Notes and Editorial Reviews
There is a great deal to enjoy in this 2004 French radio recording of Johann Strauss, Jr’s grandest operetta, the first one since Harnoncourt’s important “scholarly” studio reconsideration from over 10 years ago. This version without dialogue does not offer the exhaustive portfolio of its predecessor, nor is it cast as luxuriously, but it is delivered with Schwung and panache, and will thrill first-time listeners as well as seasoned Straussians.
Instead of the flat, artificial echoes typical of radio transmission, the engineering crew of Radio France has created a realistic, stage-like balance that favors the resonant depths of some of the bass and percussion writing and places voices in a natural perspective vis-à-vis the orchestra. As a result, one hears details of Strauss’s ear for the coloristic interaction of voices and instruments that are sometimes missed, even in studio recordings. Particularly fine are the orchestral contributions, notably in the wispy atmospherics of the second act, and the fine-grained oboe solo of the overture. Armin Jordan earns his stripes as an honorary Austrian, finding and subtly pointing the pressure points of Strauss’s sophisticated rhythmic palette, properly anticipating the “typisch Wienerisch” second-beat syncopations. His skill at building long lines across the multiple numbers of each act, honed across a distinguished career conducting orchestral and heavy operatic repertoire, underscores the brilliance of Strauss’s musical arc-forms. On the local scale, he shapes the lyrical instrumental writing lovingly, with a fastidious sensitivity to color, showing vividly how far the composer went beyond the pallid conventions of the theater orchestra to create a shimmering, at times over-written tapestry of changing hues.

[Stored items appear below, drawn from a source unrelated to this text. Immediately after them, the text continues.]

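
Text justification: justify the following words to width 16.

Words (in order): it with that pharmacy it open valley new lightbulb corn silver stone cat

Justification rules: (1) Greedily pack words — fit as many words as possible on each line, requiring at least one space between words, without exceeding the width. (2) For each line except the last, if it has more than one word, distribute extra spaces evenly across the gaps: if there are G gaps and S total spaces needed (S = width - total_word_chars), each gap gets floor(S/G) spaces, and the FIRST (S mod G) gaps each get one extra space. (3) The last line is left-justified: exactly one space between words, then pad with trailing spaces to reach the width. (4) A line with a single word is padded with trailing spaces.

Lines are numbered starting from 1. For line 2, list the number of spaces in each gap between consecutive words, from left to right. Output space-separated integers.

Answer: 1 1

Derivation:
Line 1: ['it', 'with', 'that'] (min_width=12, slack=4)
Line 2: ['pharmacy', 'it', 'open'] (min_width=16, slack=0)
Line 3: ['valley', 'new'] (min_width=10, slack=6)
Line 4: ['lightbulb', 'corn'] (min_width=14, slack=2)
Line 5: ['silver', 'stone', 'cat'] (min_width=16, slack=0)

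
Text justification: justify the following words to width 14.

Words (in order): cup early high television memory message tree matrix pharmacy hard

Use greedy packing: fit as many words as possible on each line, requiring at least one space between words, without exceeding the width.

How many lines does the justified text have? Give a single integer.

Line 1: ['cup', 'early', 'high'] (min_width=14, slack=0)
Line 2: ['television'] (min_width=10, slack=4)
Line 3: ['memory', 'message'] (min_width=14, slack=0)
Line 4: ['tree', 'matrix'] (min_width=11, slack=3)
Line 5: ['pharmacy', 'hard'] (min_width=13, slack=1)
Total lines: 5

Answer: 5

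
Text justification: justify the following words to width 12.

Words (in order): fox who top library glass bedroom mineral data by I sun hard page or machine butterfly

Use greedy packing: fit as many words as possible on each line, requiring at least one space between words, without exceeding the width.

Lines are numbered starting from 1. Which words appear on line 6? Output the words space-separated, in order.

Answer: by I sun

Derivation:
Line 1: ['fox', 'who', 'top'] (min_width=11, slack=1)
Line 2: ['library'] (min_width=7, slack=5)
Line 3: ['glass'] (min_width=5, slack=7)
Line 4: ['bedroom'] (min_width=7, slack=5)
Line 5: ['mineral', 'data'] (min_width=12, slack=0)
Line 6: ['by', 'I', 'sun'] (min_width=8, slack=4)
Line 7: ['hard', 'page', 'or'] (min_width=12, slack=0)
Line 8: ['machine'] (min_width=7, slack=5)
Line 9: ['butterfly'] (min_width=9, slack=3)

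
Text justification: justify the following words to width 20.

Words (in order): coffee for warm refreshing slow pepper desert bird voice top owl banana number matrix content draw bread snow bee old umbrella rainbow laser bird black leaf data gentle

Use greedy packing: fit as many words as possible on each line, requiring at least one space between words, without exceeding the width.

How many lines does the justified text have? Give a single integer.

Line 1: ['coffee', 'for', 'warm'] (min_width=15, slack=5)
Line 2: ['refreshing', 'slow'] (min_width=15, slack=5)
Line 3: ['pepper', 'desert', 'bird'] (min_width=18, slack=2)
Line 4: ['voice', 'top', 'owl', 'banana'] (min_width=20, slack=0)
Line 5: ['number', 'matrix'] (min_width=13, slack=7)
Line 6: ['content', 'draw', 'bread'] (min_width=18, slack=2)
Line 7: ['snow', 'bee', 'old'] (min_width=12, slack=8)
Line 8: ['umbrella', 'rainbow'] (min_width=16, slack=4)
Line 9: ['laser', 'bird', 'black'] (min_width=16, slack=4)
Line 10: ['leaf', 'data', 'gentle'] (min_width=16, slack=4)
Total lines: 10

Answer: 10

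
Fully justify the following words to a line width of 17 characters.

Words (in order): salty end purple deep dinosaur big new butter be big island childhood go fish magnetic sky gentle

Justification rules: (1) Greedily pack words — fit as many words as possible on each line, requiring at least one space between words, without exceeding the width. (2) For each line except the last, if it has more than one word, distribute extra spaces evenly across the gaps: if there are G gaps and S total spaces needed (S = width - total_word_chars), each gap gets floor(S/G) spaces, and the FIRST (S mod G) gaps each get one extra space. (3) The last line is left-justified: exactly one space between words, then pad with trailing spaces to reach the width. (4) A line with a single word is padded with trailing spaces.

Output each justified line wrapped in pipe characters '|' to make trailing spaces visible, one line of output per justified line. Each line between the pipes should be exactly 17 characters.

Answer: |salty  end purple|
|deep dinosaur big|
|new butter be big|
|island  childhood|
|go  fish magnetic|
|sky gentle       |

Derivation:
Line 1: ['salty', 'end', 'purple'] (min_width=16, slack=1)
Line 2: ['deep', 'dinosaur', 'big'] (min_width=17, slack=0)
Line 3: ['new', 'butter', 'be', 'big'] (min_width=17, slack=0)
Line 4: ['island', 'childhood'] (min_width=16, slack=1)
Line 5: ['go', 'fish', 'magnetic'] (min_width=16, slack=1)
Line 6: ['sky', 'gentle'] (min_width=10, slack=7)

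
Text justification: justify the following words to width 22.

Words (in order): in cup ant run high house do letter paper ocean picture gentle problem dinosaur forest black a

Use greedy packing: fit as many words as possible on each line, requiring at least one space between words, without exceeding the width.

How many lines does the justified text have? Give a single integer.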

Though completely overrun nowadays in the minds of casual Straussians by Die Fledermaus, The Gypsy Baron was actually the most successful of Strauss’s operettas during his lifetime, at the box office, and with the critics. But this tale of a pig-farmer, a dispossessed heir, a fortune teller, buried treasure, marriage, mistaken identity, and the joys of going off to the war for that wacky Austrian empire relies more on continuous musical development and interactive ensemble singing than its jolly alcoholic counterpart, which is much more of a conventional “number opera.” But that dogged champion of “absolute music,” Eduard Hanslick, held back little in praising the work’s “unaffected naturalness” and careful craft, and who are we to argue?
Although some of the soloists endure passing moments of struggle in the early going, they warm to their task, often contributing their most intensely felt work to the many delicate ensembles with which the score is bejeweled. Serbian tenor Zoran Todorovic’s voice brings a worrying pinched and barking quality to his entrance couplet, which, however, relaxes into a firm ring as the recording unfolds, employing his voice flexibly during the finale to act I. The reprise of his couplet waltz in the opera’s closing bars is remarkably smooth and fresh. In the lead role of Saffi, Natalia Ushakova fights mightily to rein in the wobble of her piercing soprano and slight pitch insecurity at full volume, again most pronounced in her own robust entrance song. Like Todorovic, though, she succeeds more as the work unfolds, shining notably in the ensemble sections, where she blends satisfyingly with her colleagues. Under control, it is flexible, velvet in texture.
Other roles are assumed more consistently from the outset. Jeannette Fischer brings a tight vibrato and flexibly liquid tone to the soubrette role of Arsena, matched smoothly in duet with the voice of her governess, Mirabella (Hanna Schaer). She is well paired with the smoothly textured tenor of her Ottakar, Martin Homrich. Baritone Béla Perencz is suitably swaggering as the recruiter Homonay, bringing with Todorovic a driving force to the act II finale. And Rudolf Wasserlof, a long-time veteran of Vienna’s Theater in der Josefstadt, is winningly gruff and “echt-Wienerisch” in the couplet role of the pig-handler Zsupan. He contributes rather more voice than one is accustomed to in a part that calls mainly for comic speaking and mugging. Perhaps the most impressive singing comes from Ewa Wolak in the taxing role of the gypsy woman Czipra, smoothly producing both delicately shaped top notes and a booming barrel of a chest-voice.
The work of the chorus of Radio France is energetic, blended, and accurate throughout, though their text delivery lacks the clarity of a Germanophone group. As recordings of Zigeunerbaron have been remarkably sparse over the years, it is easy to welcome one that so warmly blends the frisson of live performance with the precision of carefully considered studio production. Not to be missed.